Nun hatte das Bundeskartellamt den Staatsvertrag hierauf geprüft und in dessen § 5 im Absatz 3 eine solche unzulässige Massnahme gesehen.
Diese Bestimmung im Staatsvertrag verstärke nämlich die im Blockvertrag vereinbarte Gebietsaufteilung unter den Lottogesellschaften. Diese Vorschrift sagt nämlich, dass danach die Zustimmung zu einem Tätigwerden in einem anderen Bundesland auch versagt werden könne, um Wettbewerb unter den Lottogesellschaften zu unterbinden.

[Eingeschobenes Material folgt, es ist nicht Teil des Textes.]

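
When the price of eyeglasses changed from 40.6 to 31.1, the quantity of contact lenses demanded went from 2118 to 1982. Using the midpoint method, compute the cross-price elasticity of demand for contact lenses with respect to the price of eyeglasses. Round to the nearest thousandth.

%ΔQ_x = (1982 − 2118)/[(2118+1982)/2] = -136/2050 ≈ -0.0663.
%ΔP_y = (31.1 − 40.6)/[(40.6+31.1)/2] ≈ -0.2650.
E_xy = -0.0663/-0.2650 ≈ 0.250.
E_xy > 0, so contact lenses and eyeglasses are substitutes.

0.250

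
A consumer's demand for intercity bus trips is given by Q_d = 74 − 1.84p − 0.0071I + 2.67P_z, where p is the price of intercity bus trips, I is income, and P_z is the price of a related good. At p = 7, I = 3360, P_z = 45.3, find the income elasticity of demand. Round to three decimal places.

-0.151

Evaluating quantity at (p, I, P_z) gives Q_d = 74 − 1.84(7) − 0.0071(3360) + 2.67(45.3) = 74 − 12.88 − 23.856 + 120.951 = 158.215.
∂Q_d/∂I = −0.0071, so E_I = -0.0071·(3360/158.215) ≈ -0.151.
E_I < 0: inferior good.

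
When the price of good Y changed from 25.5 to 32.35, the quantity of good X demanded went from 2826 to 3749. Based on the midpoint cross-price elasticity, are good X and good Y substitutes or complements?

%ΔQ_x = (3749 − 2826)/[(2826+3749)/2] = 923/3287.5 ≈ 0.2808.
%ΔP_y = (32.35 − 25.5)/[(25.5+32.35)/2] ≈ 0.2368.
E_xy = 0.2808/0.2368 ≈ 1.186.
E_xy > 0, so the goods are substitutes.

substitutes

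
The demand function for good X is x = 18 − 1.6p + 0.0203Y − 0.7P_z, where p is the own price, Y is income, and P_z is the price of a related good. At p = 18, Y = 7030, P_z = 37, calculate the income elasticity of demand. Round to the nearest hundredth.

1.35

x = 18 − 1.6(18) + 0.0203(7030) − 0.7(37) = 18 − 28.8 + 142.709 − 25.9 = 106.009.
∂x/∂Y = +0.0203, so E_I = 0.0203·(7030/106.009) ≈ 1.35.
E_I > 1: normal good (luxury).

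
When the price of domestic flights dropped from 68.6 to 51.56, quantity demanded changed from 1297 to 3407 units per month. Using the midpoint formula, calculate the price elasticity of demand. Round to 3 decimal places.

-3.163

%Δq = (3407 − 1297)/[(1297 + 3407)/2] = 2110/2352 ≈ 0.8971.
%ΔP = (51.56 − 68.6)/[(68.6 + 51.56)/2] = -17.04/60.08 ≈ -0.2836.
Arc elasticity E = %Δq/%ΔP ≈ 0.8971/-0.2836 ≈ -3.163.
|E| > 1: demand is elastic over this range.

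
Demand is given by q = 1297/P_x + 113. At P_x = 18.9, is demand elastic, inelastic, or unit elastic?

At P_x = 18.9, q = 181.6243.
dq/dP_x = −1297/P_x² = −3.6309.
Point elasticity E = (dq/dP_x)·(P_x/q) = -3.6309 × 18.9/181.6243 ≈ -0.378.
|E| ≈ 0.378 < 1, so demand is inelastic.

inelastic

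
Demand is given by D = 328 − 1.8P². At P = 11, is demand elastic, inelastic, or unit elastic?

elastic

At P = 11, D = 110.2.
dD/dP = −2·1.8·P = −39.6.
Point elasticity E = (dD/dP)·(P/D) = -39.6 × 11/110.2 ≈ -3.953.
|E| ≈ 3.953 > 1, so demand is elastic.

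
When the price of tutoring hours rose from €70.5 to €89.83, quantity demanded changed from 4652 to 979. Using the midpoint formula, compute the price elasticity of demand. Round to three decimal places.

%ΔQ = (979 − 4652)/[(4652 + 979)/2] = -3673/2815.5 ≈ -1.3046.
%Δp = (89.83 − 70.5)/[(70.5 + 89.83)/2] = 19.33/80.165 ≈ 0.2411.
Arc elasticity E = %ΔQ/%Δp ≈ -1.3046/0.2411 ≈ -5.410.
|E| > 1: demand is elastic over this range.

-5.410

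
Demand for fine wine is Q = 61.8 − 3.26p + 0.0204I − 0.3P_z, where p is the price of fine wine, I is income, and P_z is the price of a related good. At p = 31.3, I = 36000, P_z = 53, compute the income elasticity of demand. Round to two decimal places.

At the given point, Q = 61.8 − 3.26(31.3) + 0.0204(36000) − 0.3(53) = 61.8 − 102.038 + 734.4 − 15.9 = 678.262.
∂Q/∂I = +0.0204, so E_I = 0.0204·(36000/678.262) ≈ 1.08.
E_I > 1: normal good (luxury).

1.08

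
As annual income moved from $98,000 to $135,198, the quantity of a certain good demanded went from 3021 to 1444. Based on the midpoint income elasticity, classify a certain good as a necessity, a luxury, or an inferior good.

inferior

%ΔQ = (1444 − 3021)/[(3021+1444)/2] = -1577/2232.5 ≈ -0.7064.
%ΔY = (135,198 − 98,000)/[(98,000+135,198)/2] = 37198/116599 ≈ 0.3190.
E_I = %ΔQ/%ΔY ≈ -2.214.
E_I < 0: inferior good.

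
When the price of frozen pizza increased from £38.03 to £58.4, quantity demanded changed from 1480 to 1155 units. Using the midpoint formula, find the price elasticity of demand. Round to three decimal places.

%Δq = (1155 − 1480)/[(1480 + 1155)/2] = -325/1317.5 ≈ -0.2467.
%Δp = (58.4 − 38.03)/[(38.03 + 58.4)/2] = 20.37/48.215 ≈ 0.4225.
Arc elasticity E = %Δq/%Δp ≈ -0.2467/0.4225 ≈ -0.584.
|E| < 1: demand is inelastic over this range.

-0.584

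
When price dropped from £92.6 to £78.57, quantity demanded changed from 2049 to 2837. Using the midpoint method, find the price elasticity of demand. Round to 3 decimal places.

-1.968

%Δq = (2837 − 2049)/[(2049 + 2837)/2] = 788/2443 ≈ 0.3226.
%Δp = (78.57 − 92.6)/[(92.6 + 78.57)/2] = -14.03/85.585 ≈ -0.1639.
Arc elasticity E = %Δq/%Δp ≈ 0.3226/-0.1639 ≈ -1.968.
|E| > 1: demand is elastic over this range.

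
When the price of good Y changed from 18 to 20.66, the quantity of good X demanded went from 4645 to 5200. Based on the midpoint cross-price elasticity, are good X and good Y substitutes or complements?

substitutes

%ΔQ_x = (5200 − 4645)/[(4645+5200)/2] = 555/4922.5 ≈ 0.1127.
%ΔP_y = (20.66 − 18)/[(18+20.66)/2] ≈ 0.1376.
E_xy = 0.1127/0.1376 ≈ 0.819.
E_xy > 0, so the goods are substitutes.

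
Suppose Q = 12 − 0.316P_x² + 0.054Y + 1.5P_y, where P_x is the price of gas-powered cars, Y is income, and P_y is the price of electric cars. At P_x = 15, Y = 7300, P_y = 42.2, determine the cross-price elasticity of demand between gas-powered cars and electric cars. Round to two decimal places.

0.16

Q = 12 − 0.316(15)² + 0.054(7300) + 1.5(42.2) = 12 − 71.1 + 394.2 + 63.3 = 398.4.
∂Q/∂P_y = +1.5, so E_xy = 1.5·(42.2/398.4) ≈ 0.16.
E_xy > 0: the goods are substitutes.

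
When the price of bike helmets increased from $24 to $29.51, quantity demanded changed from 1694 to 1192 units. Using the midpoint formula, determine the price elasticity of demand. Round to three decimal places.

-1.689

%Δq = (1192 − 1694)/[(1694 + 1192)/2] = -502/1443 ≈ -0.3479.
%ΔP = (29.51 − 24)/[(24 + 29.51)/2] = 5.51/26.755 ≈ 0.2059.
Arc elasticity E = %Δq/%ΔP ≈ -0.3479/0.2059 ≈ -1.689.
|E| > 1: demand is elastic over this range.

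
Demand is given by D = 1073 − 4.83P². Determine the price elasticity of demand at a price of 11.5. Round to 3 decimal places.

At P = 11.5, D = 434.2325.
dD/dP = −2·4.83·P = −111.09.
Point elasticity E = (dD/dP)·(P/D) = -111.09 × 11.5/434.2325 ≈ -2.942.
|E| > 1, so demand is elastic at this price.

-2.942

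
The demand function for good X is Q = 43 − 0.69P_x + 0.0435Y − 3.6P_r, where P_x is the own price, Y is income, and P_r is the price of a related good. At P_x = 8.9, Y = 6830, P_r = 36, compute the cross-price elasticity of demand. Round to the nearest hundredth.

-0.63

Evaluating quantity at (P_x, Y, P_r) gives Q = 43 − 0.69(8.9) + 0.0435(6830) − 3.6(36) = 43 − 6.141 + 297.105 − 129.6 = 204.364.
∂Q/∂P_r = −3.6, so E_xy = -3.6·(36/204.364) ≈ -0.63.
E_xy < 0: the goods are complements.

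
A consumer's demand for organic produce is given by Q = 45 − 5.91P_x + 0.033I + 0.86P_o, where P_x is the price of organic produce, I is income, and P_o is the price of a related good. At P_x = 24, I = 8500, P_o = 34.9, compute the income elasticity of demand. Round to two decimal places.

Substituting, Q = 45 − 5.91(24) + 0.033(8500) + 0.86(34.9) = 45 − 141.84 + 280.5 + 30.014 = 213.674.
∂Q/∂I = +0.033, so E_I = 0.033·(8500/213.674) ≈ 1.31.
E_I > 1: normal good (luxury).

1.31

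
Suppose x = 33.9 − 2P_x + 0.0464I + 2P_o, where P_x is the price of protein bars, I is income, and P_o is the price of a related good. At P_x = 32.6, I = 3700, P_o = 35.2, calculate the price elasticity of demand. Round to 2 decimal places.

Evaluating quantity at (P_x, I, P_o) gives x = 33.9 − 2(32.6) + 0.0464(3700) + 2(35.2) = 33.9 − 65.2 + 171.68 + 70.4 = 210.78.
∂x/∂P_x = −2, so E_p = (−2)·(32.6/210.78) ≈ -0.31.
|E_p| < 1: demand is inelastic.

-0.31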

Nach Ansicht des OLG Düsseldorf ist es mit europäischem Recht nicht vereinbar, wenn die Lottogesellschaften durch Landesrecht davon abgehalten würden, ihren Vertrieb auf andere Bundesländer auszudehnen.Dies hat der BGH ebenfalls nicht beanstandet.
Dagegen hat der Kartellsenat nun die Rechtmäßigkeit der Verfügung des Bundeskartellamtes insoweit bezweifelt, als dort den Bundesländern die Möglichkeit genommen wird, die Tätigkeit nicht erst nach Aufnahme der Tätigkeit der aus anderen Bundesländern stammenden Lottogesellschaften zu untersagen, sondern aus ordnungsrechtlichen Gründen auch schon rein präventiv.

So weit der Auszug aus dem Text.